Sharing the Journey: Resilient Lupus Warriors
The Sharing the Journey series is by you and for you. In your own words, we highlight the perspectives and personal experiences of people who struggle with lupus each day.
This month, we asked Sharing the Journey participants the following question:
Since your lupus diagnosis, how have you remained resilient and what has kept you motivated throughout your lupus journey?
I have always believed that I never want to label myself as a victim of lupus, I want to be labeled as a survivor of lupus. I never let lupus define me or who I am. I think grappling with this disease has actually made me a strong person. I have experienced hardships at a young age that most adults have not had to deal with. Being diagnosed so young at 12 years old allowed me to grow and make changes in my life to accommodate my illness. I think it was easier to be diagnosed then, because now I have a lot going on in my life and I don’t think I would’ve been able to handle it had I received a diagnosis today. Overtime, I have grown to live with lupus and at 12 years old, I didn’t fully understand what was always happening. At 21 years old, I am about to graduate with my master’s degree. I have never been prouder of my achievements. I will always prosper and strive and never let lupus hold me back. I am a survivor and I am strong. I am my own hero. – Kyra
Since my diagnosis, my faith that God has a bigger plan for my life and is using me as a testimony for someone that is ready to give up keeps me resilient. My family and friends keep me motivated to keep fighting and pushing through my bad days. Also talking with others going through the same thing and knowing that we're not alone in this fight motivates me to keep going, keep talking and to keep raising awareness. – Jaime
Getting involved is the best way to go! You feel rejuvenated and even like a super hero. For example, talking to Congress on Capitol Hill gave me a sense of grave importance and more fight than I have ever had.
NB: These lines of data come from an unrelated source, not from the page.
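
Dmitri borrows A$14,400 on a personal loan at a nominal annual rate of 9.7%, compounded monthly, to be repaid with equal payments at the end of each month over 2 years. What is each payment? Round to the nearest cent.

A$662.49

i = 0.097/12 = 0.00808333 per month; n = 2·12 = 24.
Annuity-PV factor = 21.736019; PMT = 14400 / 21.736019 = 662.4948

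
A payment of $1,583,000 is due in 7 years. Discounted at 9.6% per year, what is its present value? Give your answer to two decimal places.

$833,310.85

PV = 1,583,000 / (1 + 0.096)^7 = 1,583,000 / 1.899651 = 833,310.8486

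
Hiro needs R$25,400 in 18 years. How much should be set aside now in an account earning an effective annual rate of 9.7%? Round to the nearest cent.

R$4,798.60

PV = FV·(1+i)^(−n) = 25,400 × 0.188921 = 4,798.5986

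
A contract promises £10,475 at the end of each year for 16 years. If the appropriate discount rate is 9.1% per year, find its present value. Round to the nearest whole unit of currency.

Annuity factor a(16|0.091) = 8.261525; PV = 10475 × 8.261525 = 86,539.4698

£86,539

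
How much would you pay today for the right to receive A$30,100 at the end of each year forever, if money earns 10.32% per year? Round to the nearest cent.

A$291,666.67

PV = C/r = 30100/0.1032 = 291,666.6667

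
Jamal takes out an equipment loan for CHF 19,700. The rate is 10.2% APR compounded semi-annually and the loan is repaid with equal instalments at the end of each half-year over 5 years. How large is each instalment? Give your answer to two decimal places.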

I will win this thing and so will you!!!! – Angel
Knowing that there are others like me and I’m not alone has helped so much. I’ve made lifelong friends that I wouldn’t have met otherwise. – Leslie
I have stayed resilient by finding ways to continue to live my life with energy and gusto while giving my body the time it needs to recuperate. I have certain things I do to help my body relax and recharge when it needs to and I try to only commit myself to what I can handle. By controlling my schedule and having a toolbox of strategies to help give my body rest, I can continue to do the things I want to do while keeping in touch with my health! - Becca
I have had lupus now for 17 years, and I have to say that sometimes it feels hard to stay resilient and not get discouraged. However, for me personally my family is what motivates me to take an active part in my healthcare and stay healthy for them. I want to be involved with them and enjoy all the fun activities with them. I also feel that being a nurse and advocating for patients has helped me to build the skills in advocating for myself. I think that no matter what you are going through in your lupus journey there is always something out there to pull you through and motivate you, you just have to find it! – Roxi
When living with lupus, it’s important to know that you are not alone in your journey. Oftentimes, surrounding yourself with friends and family for support can alleviate stress brought on by this debilitating disease, and help motivate you to overcome certain hurdles each day. You might also be interested in connecting and talking to those who understand and share similar experiences to your lupus journey, and if so you can find a care and support community through the Lupus Foundation of America’s national network, which consists of chapters and support groups across the country. Remember, lupus does not define you, and by learning how to take charge of your health, advocating for yourself and prioritizing self-care, you will build resiliency and live a better life.